Spécialiste des enjeux politiques et géopolitiques de la Tech et enseignante à Columbia GC, Sciences Po et l’École polytechnique, Asma Mhalla a animé la conférence finale de cette 5e édition, “La Tech au service des prédateurs”, au théâtre Ducourneau à Agen, aux côtés de David Djaïz. Elle était l’une des têtes d’affiche de l’événement.
Vous étiez déjà venue aux Rencontres Michel-Serres en 2023 pour parler d’intelligence artificielle. Pensiez-vous que cela évoluerait aussi vite ?
Asma Mhalla : Sur les IA génératives, on a des résultats plus pertinents, moins d’erreurs, mais ce sont des sauts incrémentaux (par palier, ndlr). J’entends les inquiétudes de chercheurs comme Hinton ou Bengio face au risque de perte de contrôle. C’est toute l’ambivalence : à la fois des outils formidables, mais aussi formidablement destructeurs. D’où la nécessité d’une réflexion politique, morale et juridique. L’IA, aujourd’hui, c’est la promesse de l’efficience, de la performance, mais on n’est pas encore au stade d’une intelligence autonome capable de tout détruire.

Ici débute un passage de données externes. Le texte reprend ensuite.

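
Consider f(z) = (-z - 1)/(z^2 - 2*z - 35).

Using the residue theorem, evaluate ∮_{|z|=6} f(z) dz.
-2*I*pi/3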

Dans votre livre Technopolitique, vous expliquez que le numérique est un espace politique. En quoi l’est-il ?
A. M. : La technologie est devenue une infrastructure civilisationnelle à partir de laquelle tout se déploie. On ne peut plus penser la guerre sans les IA, les logiciels ou les clouds, ni le fait social sans les réseaux sociaux, les applications ou les plateformes. L’industrie et l’économie en dépendent tout autant. Ce sont des infrastructures émotionnelles, cognitives, attentionnelles – donc, par définition, politiques. D’autant qu’elles sont aujourd’hui concentrées entre les mains de quelques acteurs, ce qui pose la question cruciale de la gouvernance : qui décide quoi ? Penser la technologie comme neutre est une folie furieuse. Conçue par des humains, elle est, par nature, soumise à des agendas politiques et idéologiques.
Cela est-il dangereux pour la démocratie ?
A.M : Non, je ne dis pas que la technologie est dangereuse pour la démocratie. Je dis que des infrastructures privatisées entre les mains d’acteurs extra-communautaires posent question de la capacité à intégrer des citoyens dans la discussion. C’est toute la frontière entre technocritique et technophobie : la technocritique consiste à problématiser un sujet pour essayer de l’éclairer. Je ne suis pas phobique de la technologie ; bien gouvernée, elle peut être extraordinaire. Ce qui me pose problème aujourd’hui, c’est sa gouvernance : que ce soit Altman, Musk et Zuckerberg qui décident. C’est une véritable confiscation du débat collectif.
Développer une IA à l’échelle européenne permettrait-il de gagner en indépendance ?
A. M : On a déjà des initiatives comme Mistral. Mais nous avons surtout d’excellents chercheurs dans nos laboratoires, qui ne sont pas assez soutenus, notamment par le secteur privé. Dire “développons une IA en Europe” ne veut pas dire grand-chose si on ne sait pas sur quel maillon de la chaîne de valeur on se positionne : les semi-conducteurs, les compétences, l’interface finale ? C’est une question de politique industrielle – et, sur ce terrain, la France et l’Europe ne sont pas très bons.
Lors de votre intervention, vous avez évoqué la nécessité d’une vision européenne. Cela passe-t-il aussi par un nouveau contrat social ?
A.M : Nécessairement. Aujourd’hui, l’une des personnes qui réfléchit au contrat social, c’est Sam Altman, notamment sur la question de la redistribution de la valeur et de la richesse, avec une IA qui est censée grignoter des parts énormes de production de richesse, et donc d’emplois. Donc oui, si on ne s’approprie pas très vite ces questions-là, elles vont être là encore préemptées par des acteurs technologiques sur lesquels nous n’avons aucun contrôle.
Quels sont selon vous les angles morts du débat public sur l’intelligence artificielle ?
A. M. : La politique publique. Nous n’avons aujourd’hui pas de discours sur ces phénomènes, ni d’articulation entre les questions énergétiques et technologiques. Il reste encore du travail à faire là-dessus.